Tuesday, June 30, 2015


Nice Latin album, no mention who the artists are, and a very funny record label, Strand Records:

Strand was a New York label that started as a full-priced label distributed by Decca, but soon began specializing in budget issues. They were originally located, in 1959, at 680 Fifth Avenue in New York, but by 1960 had moved to 157 West 57th Street, New York. The vinyl tended toward thick and cheap, with many imperfections. Much of the label's output -- but not all -- was "bargain bin filler." As with many of the other budget labels, the philosophy seemed to be "anything to sell records," and if that meant misleading the buying public, so be it. If that also meant using the tried-and-true industry practice of not paying artists - - or not even telling them their record had been released, then that worked, too. There are plenty of examples below, including putting out a Virtues album titled Guitar Boogie Shuffle, the name of their hit, when the song was not even on the album!

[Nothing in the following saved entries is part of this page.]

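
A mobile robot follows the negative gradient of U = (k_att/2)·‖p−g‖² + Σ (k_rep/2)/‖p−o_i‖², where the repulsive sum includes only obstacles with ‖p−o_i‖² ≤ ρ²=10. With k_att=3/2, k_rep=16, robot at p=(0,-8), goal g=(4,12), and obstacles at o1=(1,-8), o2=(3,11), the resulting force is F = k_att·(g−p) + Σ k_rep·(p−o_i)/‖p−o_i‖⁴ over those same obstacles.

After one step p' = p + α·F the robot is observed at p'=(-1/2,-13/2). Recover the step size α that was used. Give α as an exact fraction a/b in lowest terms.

F_att = 3/2·(g−p) = 3/2·(4,20) = (6.0000,30.0000)
o1: d²=1 ≤ ρ²=10; F_rep = 16·(-1,0)/1² = (-16.0000,0.0000)
o2: d²=370 > ρ²=10 → inactive
F = F_att + ΣF_rep = (-10.0000,30.0000)
Δp = p'−p = (-0.5000,1.5000); α = Δx/Fx = (-1/2) / (-10) = 1/20
check: Δy/Fy = (3/2) / (30) = 1/20 ✓

α = 1/20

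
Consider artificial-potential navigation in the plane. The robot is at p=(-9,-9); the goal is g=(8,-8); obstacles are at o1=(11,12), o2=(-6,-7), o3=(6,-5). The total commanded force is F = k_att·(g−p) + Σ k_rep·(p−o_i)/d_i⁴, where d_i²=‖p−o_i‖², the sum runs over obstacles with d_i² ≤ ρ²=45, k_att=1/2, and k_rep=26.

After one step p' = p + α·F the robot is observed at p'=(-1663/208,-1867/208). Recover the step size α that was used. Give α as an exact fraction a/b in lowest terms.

α = 1/8

F_att = 1/2·(g−p) = 1/2·(17,1) = (8.5000,0.5000)
o1: d²=841 > ρ²=45 → inactive
o2: d²=13 ≤ ρ²=45; F_rep = 26·(-3,-2)/13² = (-0.4615,-0.3077)
o3: d²=241 > ρ²=45 → inactive
F = F_att + ΣF_rep = (8.0385,0.1923)
Δp = p'−p = (1.0048,0.0240); α = Δx/Fx = (209/208) / (209/26) = 1/8
check: Δy/Fy = (5/208) / (5/26) = 1/8 ✓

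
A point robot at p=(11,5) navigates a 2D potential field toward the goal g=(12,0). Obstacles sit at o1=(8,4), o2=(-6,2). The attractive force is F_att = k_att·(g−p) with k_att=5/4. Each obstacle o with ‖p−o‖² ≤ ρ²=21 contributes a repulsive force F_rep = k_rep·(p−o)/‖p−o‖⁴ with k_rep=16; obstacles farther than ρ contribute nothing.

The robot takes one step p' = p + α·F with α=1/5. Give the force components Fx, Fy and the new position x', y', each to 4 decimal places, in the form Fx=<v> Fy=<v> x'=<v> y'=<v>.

Fx=1.7300 Fy=-6.0900 x'=11.3460 y'=3.7820

F_att = 5/4·(g−p) = 5/4·(1,-5) = (1.2500,-6.2500)
o1: d²=10 ≤ ρ²=21; F_rep = 16·(3,1)/10² = (0.4800,0.1600)
o2: d²=298 > ρ²=21 → inactive
F = F_att + ΣF_rep = (1.7300,-6.0900)
p' = p + 1/5·F = (11.3460,3.7820)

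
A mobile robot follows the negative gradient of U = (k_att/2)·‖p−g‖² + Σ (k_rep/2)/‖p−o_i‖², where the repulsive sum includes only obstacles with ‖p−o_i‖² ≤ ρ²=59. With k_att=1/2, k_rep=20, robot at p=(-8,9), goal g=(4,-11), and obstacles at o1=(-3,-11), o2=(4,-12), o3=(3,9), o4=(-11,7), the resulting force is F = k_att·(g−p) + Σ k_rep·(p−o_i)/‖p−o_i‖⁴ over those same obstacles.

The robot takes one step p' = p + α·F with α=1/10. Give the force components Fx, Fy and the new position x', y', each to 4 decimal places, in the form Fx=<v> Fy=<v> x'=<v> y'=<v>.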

There were a couple of other notable albums, particularly the albums by Larry Hall and a couple of Chris Columbo albums with the minor hit "Summertime," but most of the output was typical bargain-bin dross. They did issue albums with some "name" artists like Bobby Rydell, Brook Benton, Ray Charles, Ivory Joe Hunter, Memphis Slim, and others, but these were typically tracks recorded early in the artists' career, not examples of their current work. Artists like Don Cherry, Texas Jim Robertson, Joe Zawinul, and Karen Chandler had some hits during their careers, but the Strand albums were not those hits. Journeymen like Billy Mure and Specs Powell added name recognition.

Eventually, the label moved to 905 N. Broad Street in Philadelphia, near their demise around 1965.